While often deemed as ‘London by the sea’, Brighton’s retail landscape remains vastly different to that of the ‘Big Smoke’. It is particularly popular as a destination for independent retailers, as evidenced in a study by Radical Storage, where the city was found to have 21 independent businesses per 10,000 people, putting it in the number one spot on the platform’s ranking. The seaside town is additionally known for its sustainable offerings, boasting a wide array of vintage stores and charity shops allowing for eco-friendly options to be more accessible to visitors. Such breadth of choice here was the driving cause for the rise in ‘Brighton Style’ – a way of dressing linked to the creative town, often defined by experimentation, individuality and a lack of self-consciousness.


Edinburgh, UK. Image: Unsplash

The winding roads of Edinburgh jump seamlessly between time periods, taking you through everything from contemporary high street shopping districts to mediaeval cobblestone alleyways. This also makes it the ideal setting for both independent businesses and large scale retailers, each of which have cemented their place in the Scottish capital attracting both locals and tourists who descend on its historic streets. Its reputation among indies is particularly stark, seeing it placed third on Radical Storage’s best UK cities for independents, with 19.2 of such retailers per 10,000 people. It also placed highly in Wynsors study, which found the city to have the most thrift stores of any other on its list at 130 – 2.83 per square mile.

The city, often referred to as ‘Auld Reekie’, has bred a fair few designers of its own. A graduate of Edinburgh College of Art, Holly Fulton went on to become a London Fashion Week regular, while Patrick Grant became director of Savile Row tailor Norton & Sons and a judge on the BBC’s Great British Sewing Bee. Edinburgh University is additionally credited with having a strong programme for those wishing to study fashion, placing sixth on The Guardian’s ranking, where its bachelors in fashion, performance design and textiles are highlighted. Its place in fashion education is further emphasised in the National Museum of Scotland, where it is possible to view a permanent art, design and fashion gallery, exhibiting pieces by the likes of Vivienne Westwood, Zandra Rhodes and Jean Muir. Its place in fashion is set to further be bolstered, with the anticipated launch of the first Edinburgh Fashion Week.

Honourable mentions


Home of British retail giant Quiz, Glasgow is certainly up there as a fashion city. The Northern Scottish municipality is the birthplace of many notable designers, including Jonathan Saunders and Charles Jeffrey, and boasts its own institute – Glasgow School of Art – where it is possible to study fashion design and textile design, among other things.

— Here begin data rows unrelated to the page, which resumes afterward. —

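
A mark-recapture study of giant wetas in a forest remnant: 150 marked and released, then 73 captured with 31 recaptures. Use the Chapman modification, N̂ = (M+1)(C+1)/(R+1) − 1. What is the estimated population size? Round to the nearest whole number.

N̂ = (150+1)(73+1)/(31+1) − 1 = 151·74/32 − 1
= 11174/32 − 1 ≈ 349.2 − 1 ≈ 348.2 → 348

N ≈ 348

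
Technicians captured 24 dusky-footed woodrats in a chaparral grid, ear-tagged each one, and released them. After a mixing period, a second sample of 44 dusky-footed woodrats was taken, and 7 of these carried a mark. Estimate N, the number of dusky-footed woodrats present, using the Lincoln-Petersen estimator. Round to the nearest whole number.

N ≈ 151

The marked fraction in the recapture sample should equal the marked fraction in the population: 7/44 = 24/N.
N = (24 × 44) / 7 = 1056 / 7 ≈ 150.9 → 151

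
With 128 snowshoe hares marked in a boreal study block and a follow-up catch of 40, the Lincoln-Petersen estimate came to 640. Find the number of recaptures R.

R = 8

From N = M·C/R: R = M·C / N = 128·40 / 640 = 5120 / 640 = 8.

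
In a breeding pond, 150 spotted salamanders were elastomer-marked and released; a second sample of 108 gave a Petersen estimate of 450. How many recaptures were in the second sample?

From N = M·C/R: R = M·C / N = 150·108 / 450 = 16200 / 450 = 36.

R = 36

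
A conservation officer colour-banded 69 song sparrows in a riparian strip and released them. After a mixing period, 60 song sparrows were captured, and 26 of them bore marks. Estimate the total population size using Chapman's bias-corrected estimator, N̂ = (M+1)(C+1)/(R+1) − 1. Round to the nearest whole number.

N̂ = (69+1)(60+1)/(26+1) − 1 = 70·61/27 − 1
= 4270/27 − 1 ≈ 158.1 − 1 ≈ 157.1 → 157

N ≈ 157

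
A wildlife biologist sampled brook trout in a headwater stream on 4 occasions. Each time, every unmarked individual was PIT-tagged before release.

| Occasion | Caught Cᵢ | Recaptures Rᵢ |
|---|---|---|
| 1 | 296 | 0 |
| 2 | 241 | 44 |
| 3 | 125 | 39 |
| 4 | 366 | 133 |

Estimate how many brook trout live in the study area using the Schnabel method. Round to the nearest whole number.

Marked at large before each occasion: Mᵢ = Σⱼ<ᵢ (Cⱼ − Rⱼ) → M1=0, M2=296, M3=493, M4=579
Σ MᵢCᵢ = 0·296 + 296·241 + 493·125 + 579·366 = 0 + 71336 + 61625 + 211914 = 344875
Σ Rᵢ = 0 + 44 + 39 + 133 = 216
N̂ = 344875 / 216 ≈ 1596.6 → 1597

N ≈ 1597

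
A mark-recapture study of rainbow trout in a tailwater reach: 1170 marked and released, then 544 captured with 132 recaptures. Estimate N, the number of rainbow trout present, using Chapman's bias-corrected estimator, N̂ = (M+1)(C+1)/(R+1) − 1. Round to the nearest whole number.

N̂ = (1170+1)(544+1)/(132+1) − 1 = 1171·545/133 − 1
= 638195/133 − 1 ≈ 4798.46 − 1 ≈ 4797.46 → 4797

N ≈ 4797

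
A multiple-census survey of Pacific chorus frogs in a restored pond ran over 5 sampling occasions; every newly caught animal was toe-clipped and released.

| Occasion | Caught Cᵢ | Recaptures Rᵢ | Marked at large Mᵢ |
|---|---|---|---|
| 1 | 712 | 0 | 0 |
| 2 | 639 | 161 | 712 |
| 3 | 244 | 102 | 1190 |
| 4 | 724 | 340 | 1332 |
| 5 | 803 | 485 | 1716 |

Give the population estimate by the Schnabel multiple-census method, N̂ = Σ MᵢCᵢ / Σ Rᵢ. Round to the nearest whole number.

N ≈ 2838

Σ MᵢCᵢ = 0·712 + 712·639 + 1190·244 + 1332·724 + 1716·803 = 0 + 454968 + 290360 + 964368 + 1377948 = 3087644
Σ Rᵢ = 0 + 161 + 102 + 340 + 485 = 1088
N̂ = 3087644 / 1088 ≈ 2837.9 → 2838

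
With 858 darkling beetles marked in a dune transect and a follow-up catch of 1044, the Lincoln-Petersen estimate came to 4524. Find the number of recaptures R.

From N = M·C/R: R = M·C / N = 858·1044 / 4524 = 895752 / 4524 = 198.

R = 198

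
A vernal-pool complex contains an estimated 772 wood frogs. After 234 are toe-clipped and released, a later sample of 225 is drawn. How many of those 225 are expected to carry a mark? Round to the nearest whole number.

Expected recaptures E[R] = M·C / N.
E[R] = 234 × 225 / 772 = 52650 / 772 ≈ 68.2 → 68

expected recaptures ≈ 68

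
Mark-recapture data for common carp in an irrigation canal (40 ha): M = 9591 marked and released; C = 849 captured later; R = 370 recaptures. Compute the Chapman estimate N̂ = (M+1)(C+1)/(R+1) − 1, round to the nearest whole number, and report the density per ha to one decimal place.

density ≈ 549.4 common carp per ha

N̂ = 9592·850/371 − 1 = 8153200/371 − 1 ≈ 21975.3 → 21975
Density = N̂ / area = 21975 / 40 ≈ 549.38 → 549.4 per ha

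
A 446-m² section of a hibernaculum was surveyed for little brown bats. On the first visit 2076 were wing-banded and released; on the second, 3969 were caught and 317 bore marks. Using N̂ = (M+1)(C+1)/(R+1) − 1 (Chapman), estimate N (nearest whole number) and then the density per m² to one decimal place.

N̂ = 2077·3970/318 − 1 = 8245690/318 − 1 ≈ 25928.8 → 25929
Density = N̂ / area = 25929 / 446 ≈ 58.14 → 58.1 per m²

density ≈ 58.1 little brown bats per m²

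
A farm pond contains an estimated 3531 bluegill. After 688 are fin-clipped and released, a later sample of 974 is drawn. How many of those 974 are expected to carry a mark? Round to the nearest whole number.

expected recaptures ≈ 190

The marked fraction of the population is 688/3531, so in a sample of 974 expect C·(M/N) marked.
E[R] = 688 × 974 / 3531 = 670112 / 3531 ≈ 189.8 → 190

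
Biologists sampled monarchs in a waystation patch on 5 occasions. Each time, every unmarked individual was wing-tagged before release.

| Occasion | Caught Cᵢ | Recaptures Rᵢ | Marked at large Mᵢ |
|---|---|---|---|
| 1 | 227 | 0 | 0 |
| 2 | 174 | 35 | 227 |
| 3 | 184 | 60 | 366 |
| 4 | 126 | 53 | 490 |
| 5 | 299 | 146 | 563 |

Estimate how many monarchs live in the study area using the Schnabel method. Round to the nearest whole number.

Σ MᵢCᵢ = 0·227 + 227·174 + 366·184 + 490·126 + 563·299 = 0 + 39498 + 67344 + 61740 + 168337 = 336919
Σ Rᵢ = 0 + 35 + 60 + 53 + 146 = 294
N̂ = 336919 / 294 ≈ 1146.0 → 1146

N ≈ 1146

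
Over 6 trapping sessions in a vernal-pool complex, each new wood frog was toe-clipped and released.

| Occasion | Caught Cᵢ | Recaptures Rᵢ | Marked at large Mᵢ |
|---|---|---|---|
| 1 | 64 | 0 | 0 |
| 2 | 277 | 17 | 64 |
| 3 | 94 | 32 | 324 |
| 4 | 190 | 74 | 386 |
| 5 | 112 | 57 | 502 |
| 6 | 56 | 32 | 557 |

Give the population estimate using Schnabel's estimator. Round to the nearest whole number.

N ≈ 986

Σ MᵢCᵢ = 0·64 + 64·277 + 324·94 + 386·190 + 502·112 + 557·56 = 0 + 17728 + 30456 + 73340 + 56224 + 31192 = 208940
Σ Rᵢ = 0 + 17 + 32 + 74 + 57 + 32 = 212
N̂ = 208940 / 212 ≈ 985.6 → 986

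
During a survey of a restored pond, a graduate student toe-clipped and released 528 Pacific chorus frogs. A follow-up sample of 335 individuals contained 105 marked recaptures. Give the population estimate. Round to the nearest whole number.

N ≈ 1685

N = (528 × 335) / 105 = 176880 / 105 ≈ 1684.6 → 1685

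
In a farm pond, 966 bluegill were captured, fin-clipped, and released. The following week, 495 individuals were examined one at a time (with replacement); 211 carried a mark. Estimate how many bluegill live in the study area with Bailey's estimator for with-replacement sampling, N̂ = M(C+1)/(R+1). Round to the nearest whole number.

N̂ = 966·(495+1)/(211+1) = 966·496/212 = 479136/212 ≈ 2260.1 → 2260

N ≈ 2260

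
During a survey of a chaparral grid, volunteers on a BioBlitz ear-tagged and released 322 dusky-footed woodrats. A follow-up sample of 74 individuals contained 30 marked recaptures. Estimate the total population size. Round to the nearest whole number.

N = (322 × 74) / 30 = 23828 / 30 ≈ 794.3 → 794

N ≈ 794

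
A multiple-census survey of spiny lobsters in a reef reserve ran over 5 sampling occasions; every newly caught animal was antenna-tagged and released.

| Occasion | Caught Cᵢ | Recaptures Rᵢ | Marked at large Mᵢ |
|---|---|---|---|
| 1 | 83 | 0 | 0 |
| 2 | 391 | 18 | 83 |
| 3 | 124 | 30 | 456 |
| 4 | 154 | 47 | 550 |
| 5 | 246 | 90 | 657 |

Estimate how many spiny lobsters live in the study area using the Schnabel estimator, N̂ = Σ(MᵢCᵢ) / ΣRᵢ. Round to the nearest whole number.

N ≈ 1813

Σ MᵢCᵢ = 0·83 + 83·391 + 456·124 + 550·154 + 657·246 = 0 + 32453 + 56544 + 84700 + 161622 = 335319
Σ Rᵢ = 0 + 18 + 30 + 47 + 90 = 185
N̂ = 335319 / 185 ≈ 1812.5 → 1813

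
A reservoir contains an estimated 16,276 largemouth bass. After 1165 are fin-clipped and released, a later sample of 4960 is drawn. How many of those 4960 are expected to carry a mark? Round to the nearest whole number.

expected recaptures ≈ 355

Expected recaptures E[R] = M·C / N.
E[R] = 1165 × 4960 / 16276 = 5778400 / 16276 ≈ 355.0 → 355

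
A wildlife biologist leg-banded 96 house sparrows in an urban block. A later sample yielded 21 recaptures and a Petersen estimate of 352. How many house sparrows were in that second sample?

C = 77

From N = M·C/R: C = N·R / M = 352·21 / 96 = 7392 / 96 = 77.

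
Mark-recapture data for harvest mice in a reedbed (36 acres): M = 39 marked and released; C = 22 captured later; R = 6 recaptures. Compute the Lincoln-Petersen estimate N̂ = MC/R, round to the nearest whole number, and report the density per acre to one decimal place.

N̂ = 39·22/6 = 858/6 = 143
Density = N̂ / area = 143 / 36 ≈ 3.97 → 4.0 per acre

density ≈ 4.0 harvest mice per acre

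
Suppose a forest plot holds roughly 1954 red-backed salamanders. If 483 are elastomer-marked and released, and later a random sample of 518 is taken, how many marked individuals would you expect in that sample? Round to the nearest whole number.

expected recaptures ≈ 128

The marked fraction of the population is 483/1954, so in a sample of 518 expect C·(M/N) marked.
E[R] = 483 × 518 / 1954 = 250194 / 1954 ≈ 128.0 → 128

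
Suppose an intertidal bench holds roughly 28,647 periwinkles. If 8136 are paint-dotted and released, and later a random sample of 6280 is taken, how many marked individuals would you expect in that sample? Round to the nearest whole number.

expected recaptures ≈ 1784

The marked fraction of the population is 8136/28647, so in a sample of 6280 expect C·(M/N) marked.
E[R] = 8136 × 6280 / 28647 = 51094080 / 28647 ≈ 1783.6 → 1784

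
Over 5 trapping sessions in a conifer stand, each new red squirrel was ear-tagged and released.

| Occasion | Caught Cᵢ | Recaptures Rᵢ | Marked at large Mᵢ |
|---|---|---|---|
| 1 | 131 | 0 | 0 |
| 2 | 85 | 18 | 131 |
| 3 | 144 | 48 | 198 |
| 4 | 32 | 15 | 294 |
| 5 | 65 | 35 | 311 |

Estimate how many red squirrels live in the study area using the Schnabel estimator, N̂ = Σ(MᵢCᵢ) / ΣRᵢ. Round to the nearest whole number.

N ≈ 597

Σ MᵢCᵢ = 0·131 + 131·85 + 198·144 + 294·32 + 311·65 = 0 + 11135 + 28512 + 9408 + 20215 = 69270
Σ Rᵢ = 0 + 18 + 48 + 15 + 35 = 116
N̂ = 69270 / 116 ≈ 597.2 → 597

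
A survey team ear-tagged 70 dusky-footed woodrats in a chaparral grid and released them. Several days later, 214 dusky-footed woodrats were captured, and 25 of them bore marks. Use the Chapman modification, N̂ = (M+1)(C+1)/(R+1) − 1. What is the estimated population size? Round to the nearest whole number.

N̂ = (70+1)(214+1)/(25+1) − 1 = 71·215/26 − 1
= 15265/26 − 1 ≈ 587.1 − 1 ≈ 586.1 → 586

N ≈ 586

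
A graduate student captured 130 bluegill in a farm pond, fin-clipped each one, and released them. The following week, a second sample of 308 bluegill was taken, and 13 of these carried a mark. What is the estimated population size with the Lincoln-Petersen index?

N = 3080

N = (130 × 308) / 13 = 40040 / 13 = 3080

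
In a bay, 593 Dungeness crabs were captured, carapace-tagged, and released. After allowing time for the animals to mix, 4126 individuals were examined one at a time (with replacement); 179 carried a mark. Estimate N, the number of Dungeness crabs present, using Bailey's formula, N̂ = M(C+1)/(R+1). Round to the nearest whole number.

N̂ = 593·(4126+1)/(179+1) = 593·4127/180 = 2447311/180 ≈ 13596.2 → 13596

N ≈ 13,596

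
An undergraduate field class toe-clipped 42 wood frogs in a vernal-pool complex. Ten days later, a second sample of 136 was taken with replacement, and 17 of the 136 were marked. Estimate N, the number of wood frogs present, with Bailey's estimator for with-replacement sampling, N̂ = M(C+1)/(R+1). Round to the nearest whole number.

N̂ = 42·(136+1)/(17+1) = 42·137/18 = 5754/18 ≈ 319.7 → 320

N ≈ 320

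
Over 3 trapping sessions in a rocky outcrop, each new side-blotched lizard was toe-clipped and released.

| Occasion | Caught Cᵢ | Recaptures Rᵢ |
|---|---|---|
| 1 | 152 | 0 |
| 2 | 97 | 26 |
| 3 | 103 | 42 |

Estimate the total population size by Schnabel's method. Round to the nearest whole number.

N ≈ 555

Marked at large before each occasion: Mᵢ = Σⱼ<ᵢ (Cⱼ − Rⱼ) → M1=0, M2=152, M3=223
Σ MᵢCᵢ = 0·152 + 152·97 + 223·103 = 0 + 14744 + 22969 = 37713
Σ Rᵢ = 0 + 26 + 42 = 68
N̂ = 37713 / 68 ≈ 554.6 → 555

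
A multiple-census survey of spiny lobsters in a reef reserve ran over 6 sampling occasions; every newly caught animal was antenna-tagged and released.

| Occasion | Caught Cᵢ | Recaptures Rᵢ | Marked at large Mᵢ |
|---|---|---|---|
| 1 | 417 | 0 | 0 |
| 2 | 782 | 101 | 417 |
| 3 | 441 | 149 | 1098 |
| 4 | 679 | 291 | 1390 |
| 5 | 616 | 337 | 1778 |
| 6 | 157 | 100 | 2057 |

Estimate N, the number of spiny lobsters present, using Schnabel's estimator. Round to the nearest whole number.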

Like Brighton, Bristol has also become increasingly known for its alternative scene, with a growing community of young creatives choosing the South Western city as their home over the last few decades. Last year, the ‘British Seattle’, as it is occasionally called, was also selected to be the site for the first UK Sustainable Fashion Week, where visitors could take part in panels, workshops and clothing swaps each promoting eco-friendly practices.


Syrian-born, Sheffield-raised Nabil El-Nayal is one of the handful of recognisable names that has emerged from the ‘Steel City’, so called because of its industry dominance during the 19th and 20th centuries. The location’s retail landscape is also strong, placing second in Kathryn’s ranking of the most fashionable cities in the UK due to its 3.78 vintage stores and 9.45 fashion influencers per person. This year will additionally mark Sheffield’s last Runway Idol event, a charity fashion show that is now in its fifth and final edition. Brands participating include retail giants like In The Style and The Couture Club, as well as local indies, such as Reece Ford Suit Hire.